# Availability



## Dakota2009 (Oct 19, 2016)

When I set up my availability for the past 2 weeks, I have always asked for 6 days and had always gotton them. Now they are only giving me Tuesday 3hr block and Friday night a 5 hr block. Is this happening 2 anyone else. They do send out offers but with very little time to get there. Any thoughts?


----------



## nighthawk398 (Jul 21, 2015)

Is that hot wheels or prime now or .com


----------



## Dakota2009 (Oct 19, 2016)

nighthawk398 said:


> Is that hot wheels or prime now or .com


amazon flex


----------



## nighthawk398 (Jul 21, 2015)

Try exactly 24hrs in advance of what shift you want


----------



## LLXC (Nov 22, 2016)

Be happy you are getting reserved block offers. Most places/people don't get any.


----------



## soupergloo (Jul 24, 2015)

LLXC said:


> Be happy you are getting reserved block offers. Most places/people don't get any.
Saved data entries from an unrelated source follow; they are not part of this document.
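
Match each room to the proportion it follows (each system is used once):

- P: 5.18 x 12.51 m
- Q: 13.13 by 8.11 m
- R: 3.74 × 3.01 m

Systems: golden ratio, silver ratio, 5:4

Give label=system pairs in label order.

P=silver ratio, Q=golden ratio, R=5:4

P = 12.51/5.18 ≈ 2.415 → silver ratio (2.414)
Q = 13.13/8.11 ≈ 1.619 → golden ratio (1.618)
R = 3.74/3.01 ≈ 1.243 → 5:4 (1.250)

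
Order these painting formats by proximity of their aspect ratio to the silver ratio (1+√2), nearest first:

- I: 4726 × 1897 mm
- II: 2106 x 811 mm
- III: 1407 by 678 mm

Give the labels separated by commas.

I, II, III

Ratios: I = 4726 / 1897 ≈ 2.491; II = 2106 / 811 ≈ 2.597; III = 1407 / 678 ≈ 2.075.
|Δ from 2.414|: I 0.077; II 0.183; III 0.339.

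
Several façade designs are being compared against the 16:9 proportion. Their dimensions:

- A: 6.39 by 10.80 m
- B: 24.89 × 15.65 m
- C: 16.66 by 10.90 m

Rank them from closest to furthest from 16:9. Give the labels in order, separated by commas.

A, B, C

Ratios: A = 10.80 / 6.39 ≈ 1.690; B = 24.89 / 15.65 ≈ 1.590; C = 16.66 / 10.90 ≈ 1.528.
|Δ from 1.778|: A 0.088; B 0.188; C 0.250.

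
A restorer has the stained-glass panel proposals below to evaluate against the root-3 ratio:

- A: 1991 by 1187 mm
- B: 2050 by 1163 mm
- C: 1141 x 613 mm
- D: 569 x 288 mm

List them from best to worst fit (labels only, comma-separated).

B, A, C, D

Ratios: A = 1991 / 1187 ≈ 1.677; B = 2050 / 1163 ≈ 1.763; C = 1141 / 613 ≈ 1.861; D = 569 / 288 ≈ 1.976.
|Δ from 1.732|: A 0.055; B 0.031; C 0.129; D 0.244.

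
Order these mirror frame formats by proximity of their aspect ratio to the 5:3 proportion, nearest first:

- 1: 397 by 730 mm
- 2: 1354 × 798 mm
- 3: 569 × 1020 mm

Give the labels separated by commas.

1: 730/397 ≈ 1.839 → |1.839 − 1.667| = 0.172
2: 1354/798 ≈ 1.697 → |1.697 − 1.667| = 0.030
3: 1020/569 ≈ 1.793 → |1.793 − 1.667| = 0.126

2, 3, 1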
truth, I haven't gotten a single reserved block even though I set up over 120 hours of availability, and fill my week with 40 hours of blocks weekly.


----------



## LLXC (Nov 22, 2016)

Also, the 24 hour drops aren't available in my area anymore. They come and go. Very random.


----------



## Dakota2009 (Oct 19, 2016)

LLXC said:


> Be happy you are getting reserved block offers. Most places/people don't get any.
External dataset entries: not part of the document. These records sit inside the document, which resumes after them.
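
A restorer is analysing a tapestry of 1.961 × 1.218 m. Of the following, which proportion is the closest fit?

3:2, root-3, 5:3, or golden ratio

1.961/1.218 ≈ 1.610. Nearest candidates are golden ratio (1.618, off by 0.008) and 5:3 (1.667, off by 0.057).

golden ratio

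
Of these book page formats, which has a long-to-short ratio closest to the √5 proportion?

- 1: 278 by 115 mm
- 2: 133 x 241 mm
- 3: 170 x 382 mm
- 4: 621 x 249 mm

Ratios (long/short): 1 ≈ 2.417; 2 ≈ 1.812; 3 ≈ 2.247; 4 ≈ 2.494.
root-5 ≈ 2.236; option 3 is nearest (Δ 0.011).

3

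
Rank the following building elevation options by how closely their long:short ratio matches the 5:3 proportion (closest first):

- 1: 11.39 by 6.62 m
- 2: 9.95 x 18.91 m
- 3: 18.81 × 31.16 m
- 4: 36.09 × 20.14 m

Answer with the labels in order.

3, 1, 4, 2

Ratios: 1 = 11.39 / 6.62 ≈ 1.721; 2 = 18.91 / 9.95 ≈ 1.901; 3 = 31.16 / 18.81 ≈ 1.657; 4 = 36.09 / 20.14 ≈ 1.792.
|Δ from 1.667|: 1 0.054; 2 0.234; 3 0.010; 4 0.125.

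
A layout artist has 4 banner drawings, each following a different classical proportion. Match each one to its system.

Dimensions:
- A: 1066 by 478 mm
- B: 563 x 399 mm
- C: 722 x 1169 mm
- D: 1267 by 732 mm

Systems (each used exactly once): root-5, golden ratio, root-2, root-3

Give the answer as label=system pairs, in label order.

A = 1066/478 ≈ 2.230 → root-5 (2.236)
B = 563/399 ≈ 1.411 → root-2 (1.414)
C = 1169/722 ≈ 1.619 → golden ratio (1.618)
D = 1267/732 ≈ 1.731 → root-3 (1.732)

A=root-5, B=root-2, C=golden ratio, D=root-3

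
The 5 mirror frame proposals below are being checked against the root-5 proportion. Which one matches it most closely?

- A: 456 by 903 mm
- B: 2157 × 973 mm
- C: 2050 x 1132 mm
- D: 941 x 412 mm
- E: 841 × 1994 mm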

really I would think there would be so many delieveries


soupergloo said:


> truth, I haven't gotten a single reserved block even though I set up over 120 hours of availability, and fill my week with 40 hours of blocks weekly.
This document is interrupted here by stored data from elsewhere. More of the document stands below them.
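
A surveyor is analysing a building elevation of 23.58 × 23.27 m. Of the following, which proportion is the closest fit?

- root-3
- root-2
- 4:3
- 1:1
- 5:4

Ratio = 23.58 / 23.27 ≈ 1.013.
Distances: root-3 1.732 (Δ 0.719); root-2 1.414 (Δ 0.401); 4:3 1.333 (Δ 0.320); 1:1 1.000 (Δ 0.013); 5:4 1.250 (Δ 0.237).

1:1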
Wow I guess I will appreciate what I am gettin


----------



## Dakota2009 (Oct 19, 2016)

Do the warehouse ppl set up the blocks, or is it random and picked by the computer.


----------



## Dakota2009 (Oct 19, 2016)

nighthawk398 said:


> Try exactly 24hrs in advance of what shift you want


Thanks for the tip


----------



## FlexDriver (Dec 5, 2015)

Dakota2009 said:


> Do the warehouse ppl set up the blocks, or is it random and picked by the computer.


They are dropped by:
1) Supervisors (as and when required)
2) Computer generated (as per Foretasted Business volume)
3) Main server in Seattle (Reserved and 24hrs advance blocks)


----------